Hey Miika, there are different deals for different trailer houses,..some work in a non exclusive way so you are free to work with other trailer houses too,they will tell you upfront if they want you or your music tracks exclusively.

They retain the publishing but AFAIK the writers share is yours(or negotiable? I forget) but as others said there are no back end royalties from trailers from cinemas as of yet except when played as tv spots on certain stations or some Youtube channels. 

If youre excepted to different trailer houses who want exclusive deals just for your tracks then thats ok,..you can compose different cues for each house but you cant let different houses license the same cue or they get really pissed off big time! if they want you to work exclusively with only them then you have to choose one. D


----------



## Lex (Jun 21, 2015)

1. I never heard of a trailer house that doesn't want tracks exclusively

2. They keep publishing you keep writers 

3. See "1"

alex


----------



## Lex (Jun 21, 2015)

Dean @ Sun Jun 21 said:


> ..there are no back end royalties from trailers from cinemas as of yet except when played as tv spots on certain stations or some Youtube channels.



Hi Dean,

I'm curious about this, did you manage to actually get PRO royalties from a movie TV Spot that was licensed to a major Hollywood studio?

alex


----------



## gsilbers (Jun 21, 2015)

its also a very tight group who do the trailers and do the trailer music. 
hard to get into.


----------



## Pietro (Jun 21, 2015)

I'm a relatively newcomer in the trailer music field. Some of you may know my approach to the epic hybrid style, which I'm not that very passionate about. I have been lucky to have been accepted in some of the major labels recently, though.

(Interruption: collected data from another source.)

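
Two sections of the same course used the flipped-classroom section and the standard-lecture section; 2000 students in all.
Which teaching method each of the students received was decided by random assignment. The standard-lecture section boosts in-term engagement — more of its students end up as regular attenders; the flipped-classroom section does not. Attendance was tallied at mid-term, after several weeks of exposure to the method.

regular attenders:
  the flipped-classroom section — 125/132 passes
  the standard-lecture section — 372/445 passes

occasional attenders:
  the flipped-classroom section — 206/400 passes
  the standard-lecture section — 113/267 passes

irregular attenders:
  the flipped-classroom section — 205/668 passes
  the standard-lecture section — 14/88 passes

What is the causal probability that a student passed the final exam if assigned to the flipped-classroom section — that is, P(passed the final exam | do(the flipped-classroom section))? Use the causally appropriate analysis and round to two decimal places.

The distribution of mid-term attendance is itself part of what the teaching method does — it is an intermediate outcome. Holding it fixed would remove that part of the effect; the total effect is the pooled difference.
So P(outcome | do(the flipped-classroom section)) is just the pooled rate for the flipped-classroom section: 536/1200 = 0.447.

0.45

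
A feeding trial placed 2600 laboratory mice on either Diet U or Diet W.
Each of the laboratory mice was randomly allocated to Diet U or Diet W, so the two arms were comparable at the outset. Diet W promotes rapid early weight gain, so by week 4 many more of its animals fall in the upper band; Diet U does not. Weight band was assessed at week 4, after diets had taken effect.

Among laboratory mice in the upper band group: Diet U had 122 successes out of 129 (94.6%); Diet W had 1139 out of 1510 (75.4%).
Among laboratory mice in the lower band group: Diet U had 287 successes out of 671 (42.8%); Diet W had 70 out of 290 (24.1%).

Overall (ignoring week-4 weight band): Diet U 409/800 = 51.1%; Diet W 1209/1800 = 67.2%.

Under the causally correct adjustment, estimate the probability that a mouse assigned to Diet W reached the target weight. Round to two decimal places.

0.67

The week-4 weight band-specific comparison favours Diet U throughout, but the pooled figures favour Diet W. The question is whether to condition on week-4 weight band.
Week-4 weight band is downstream of the diet. One should not condition on a consequence of treatment, so the overall rates are the right comparison.
So P(outcome | do(Diet W)) is just the pooled rate for Diet W: 1209/1800 = 0.672.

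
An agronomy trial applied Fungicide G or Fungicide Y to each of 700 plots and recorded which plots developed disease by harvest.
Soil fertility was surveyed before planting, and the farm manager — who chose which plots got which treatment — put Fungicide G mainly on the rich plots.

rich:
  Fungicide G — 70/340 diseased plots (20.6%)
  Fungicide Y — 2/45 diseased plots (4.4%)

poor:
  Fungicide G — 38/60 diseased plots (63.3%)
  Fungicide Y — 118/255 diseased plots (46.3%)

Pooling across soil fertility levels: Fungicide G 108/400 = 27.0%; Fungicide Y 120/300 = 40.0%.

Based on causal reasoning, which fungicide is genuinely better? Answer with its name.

Fungicide Y

The imbalance in soil fertility arose from how plots were allocated, not from anything the fungicide did; and soil fertility independently affects the outcome. The pooled gap is confounded — condition on soil fertility.
Within each level — rich: 20.6% vs 4.4%; poor: 63.3% vs 46.3% — Fungicide Y is lower every time.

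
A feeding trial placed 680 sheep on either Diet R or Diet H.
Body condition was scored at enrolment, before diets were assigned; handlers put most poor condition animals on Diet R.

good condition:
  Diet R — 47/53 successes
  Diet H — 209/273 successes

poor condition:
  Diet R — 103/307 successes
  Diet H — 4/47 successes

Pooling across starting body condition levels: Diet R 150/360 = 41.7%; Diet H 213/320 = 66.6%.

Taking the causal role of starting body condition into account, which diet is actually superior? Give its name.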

There are many trailer music companies now, that each have their own sales strategy and style strategy. Some are general media oriented, and some are tied strictly to the trailer area.

It will probably be easier to get placement with those companies, that are tied to the "steady income" strategy, licensing music for lower rates to TV shows and games trailers. You would get money from licenses and royalties, which can turn out relatively satisfying and even very decent, if you keep building up musical profile with them. Sometimes you can land a custom music deal with them too. It's a lottery, but one that you can steadily build up your chapnces with.

Other companies have very high rates for strictly trailer placements. Those to me seem more risky. You have to be VERY good to get anything at all. That's because they are only accepting the best, and if they are releasing an album with multiple composers and you are new, everyone else is probably better. And you are a filler. Getting from a filler to the real deal will take time and REALLY good, convincing music.

Writing trailer music isn't easy. It may seem easy at first, but when you dig into it, you get a whole new level of musical understandig, that you need to reach. Just like with game music. Yeah, everyone can press one key and make Evolve play a tech drum loop, then add one sustained note or another loop. But it doesn't make the music work. Sure, some tracks sound dumb, but if they got licensed multipe times, it makes you think, they are not as dumb as you would think.

Actually, I learned to appreciate good music of any style. It's a an art, writing good pop, rock, hip-hop, dubsteb, epic, metal, contemporary music. One may not like it, but it's a thing one should learn to appreciate.

- Piotr


----------



## givemenoughrope (Jun 21, 2015)

Great thread. 

From a moviegoer’s perspective, I dislike trailers for the most part (not vintage trailers though) and not just for the music. Some aren’t so bad though and there seems to be (from what I’ve gathered while at the movies but trying to ignore them) a backlash to them being so epic or deafening, less overwhelming front to back and more intriguing, at least for smaller thrillers and dramas. Would you say that that is the case or is that just my selective memory (the trailers for films that I make a note to go and see)? 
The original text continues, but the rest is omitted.